I went to diff the layers of the php7.4 images generated at 4am and 8am and there were various changes (P74049 - requires WMF-NDA). That affected only 27 files or 672 kilobytes.

When the image has been successfully built but the deployment failed at a later stage, we should output the command to retry without the full_image_build:True so that the delta can be pilled up.

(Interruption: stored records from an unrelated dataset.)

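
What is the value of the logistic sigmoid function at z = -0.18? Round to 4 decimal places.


exp(0.1800) = 1.1972.
1 + exp(-z) = 2.1972.
sigmoid = 1/2.1972 = 0.4551.

0.4551


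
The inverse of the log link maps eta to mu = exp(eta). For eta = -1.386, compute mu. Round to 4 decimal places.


Apply the inverse link:
mu = e^-1.386 = 0.2501.

0.2501


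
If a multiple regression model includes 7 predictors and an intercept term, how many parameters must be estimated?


Total coefficients = number of predictors + 1 (for the intercept).
= 7 + 1 = 8.

8


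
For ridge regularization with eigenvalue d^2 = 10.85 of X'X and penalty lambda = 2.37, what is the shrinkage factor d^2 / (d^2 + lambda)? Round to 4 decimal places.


Denominator = d^2 + lambda = 10.85 + 2.37 = 13.2200.
Shrinkage = 10.85 / 13.2200 = 0.8207.

0.8207


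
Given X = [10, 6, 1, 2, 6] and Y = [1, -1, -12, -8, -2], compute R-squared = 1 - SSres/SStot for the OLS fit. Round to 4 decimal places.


After computing the OLS fit (b0=-11.5154, b1=1.4231):
SSres = 11.8923, SStot = 117.2000.
R^2 = 1 - 11.8923/117.2000 = 0.8985.

0.8985


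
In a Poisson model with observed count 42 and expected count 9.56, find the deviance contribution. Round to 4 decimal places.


y/mu = 42/9.56 = 4.393305 (approx.), and ln(42/9.56) = 1.480082.
y * ln(y/mu) = 42 * 1.480082 = 62.163444.
y - mu = 32.44.
D = 2 * (62.163444 - 32.44) = 59.446888, which rounds to 59.4469.

59.4469


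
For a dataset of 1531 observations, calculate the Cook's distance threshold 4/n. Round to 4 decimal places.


Cook's distance cutoff = 4/n = 4/1531.
= 0.0026.

0.0026


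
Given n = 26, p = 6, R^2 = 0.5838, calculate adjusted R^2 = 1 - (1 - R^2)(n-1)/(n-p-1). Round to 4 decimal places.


Plug in: Adj R^2 = 1 - (1 - 0.5838) * 25/19.
= 1 - 0.4162 * 25/19
= 1 - 10.4050 / 19
= 1 - 0.5476 = 0.4524.

0.4524


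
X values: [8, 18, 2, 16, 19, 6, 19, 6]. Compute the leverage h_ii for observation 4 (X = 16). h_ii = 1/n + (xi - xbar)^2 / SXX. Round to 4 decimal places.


Compute xbar = 11.7500 with n = 8 observations.
SXX = 337.5000.
Leverage = 1/8 + (16 - 11.7500)^2/337.5000 = 0.1785.

0.1785


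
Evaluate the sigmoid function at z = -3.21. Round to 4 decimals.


exp(3.2100) = 24.7791.
1 + exp(-z) = 25.7791.
sigmoid = 1/25.7791 = 0.0388.

0.0388


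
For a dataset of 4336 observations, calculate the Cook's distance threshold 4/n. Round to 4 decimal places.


The threshold is 4/n.
4/4336 = 0.0009.

0.0009


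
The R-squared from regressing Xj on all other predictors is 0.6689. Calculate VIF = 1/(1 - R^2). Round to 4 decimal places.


Denominator: 1 - 0.6689 = 0.3311.
VIF = 1 / 0.3311 = 3.0202.

3.0202


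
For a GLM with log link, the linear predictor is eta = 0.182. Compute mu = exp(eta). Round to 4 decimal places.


mu = exp(eta) = exp(0.182).
= 1.1996.

1.1996


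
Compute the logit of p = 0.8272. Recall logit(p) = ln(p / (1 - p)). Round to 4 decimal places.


1 - p = 0.1728.
p/(1-p) = 4.7870.
logit = ln(4.7870) = 1.5659.

1.5659


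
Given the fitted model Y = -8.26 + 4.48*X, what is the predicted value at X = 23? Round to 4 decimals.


Plug X = 23 into Y = -8.26 + 4.48*X:
Y = -8.26 + 103.0400 = 94.7800.

94.7800


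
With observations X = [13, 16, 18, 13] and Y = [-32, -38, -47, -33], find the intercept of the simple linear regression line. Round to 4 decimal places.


The slope is b1 = -2.7222.
Sample means are xbar = 15.0000 and ybar = -37.5000.
Intercept: b0 = -37.5000 - (-2.7222)(15.0000) = 3.3333.

3.3333


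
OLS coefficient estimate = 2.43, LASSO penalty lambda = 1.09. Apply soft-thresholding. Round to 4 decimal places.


Absolute value: |2.43| = 2.43.
Compare to lambda = 1.09.
Since |beta| > lambda, coefficient = sign(beta)*(|beta| - lambda) = 1.3400.

1.3400


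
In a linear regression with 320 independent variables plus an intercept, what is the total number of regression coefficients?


Each predictor gets one coefficient, plus one intercept.
Total parameters = 320 + 1 = 321.

321


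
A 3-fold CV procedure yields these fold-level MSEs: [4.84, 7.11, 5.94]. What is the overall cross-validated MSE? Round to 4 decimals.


Total MSE across folds = 17.8900.
CV-MSE = 17.8900/3 = 5.9633.

5.9633


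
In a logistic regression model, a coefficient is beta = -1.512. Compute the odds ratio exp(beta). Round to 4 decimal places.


exp(-1.512) = 0.2205.
So the odds ratio is 0.2205.

0.2205


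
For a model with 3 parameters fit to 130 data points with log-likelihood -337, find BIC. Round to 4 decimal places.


k * ln(n) = 3 * ln(130) = 3 * 4.867534 = 14.602602.
-2 * loglik = -2 * (-337) = 674.
BIC = 14.602602 + 674 = 688.602602, which rounds to 688.6026.

688.6026


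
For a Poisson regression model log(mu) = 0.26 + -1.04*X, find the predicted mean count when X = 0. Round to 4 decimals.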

Change #1124462 had a related patch set uploaded (by Hashar; author: Ahmon Dancy):

[operations/puppet@production] deployment server: Don't pass -Dfull_image_build:True to scap stage-train

https://gerrit.wikimedia.org/r/1124462

Change #1124462 merged by Clément Goubert:

[operations/puppet@production] deployment server: Don't pass -Dfull_image_build:True to scap stage-train

https://gerrit.wikimedia.org/r/1124462

The root cause is the Kubernetes deployment reached a ten minutes timeout and aborted. Those time out have been noticed by @Scott_French who is working on the Php 8.1 deployment (T383845). He has made a patch to raise the timeout https://gerrit.wikimedia.org/r/c/operations/deployment-charts/+/1125265

Change #1130947 had a related patch set uploaded (by Hashar; author: Hashar):

[operations/puppet@production] Allow releng to resume train related systemd timers

https://gerrit.wikimedia.org/r/1130947

Change #1130947 merged by Alexandros Kosiaris:

[operations/puppet@production] Allow releng to resume train related systemd timers

https://gerrit.wikimedia.org/r/1130947

Change to allow Release-Engineering-Team members to start train-presync, train-clean and view logs has been merged and deployed.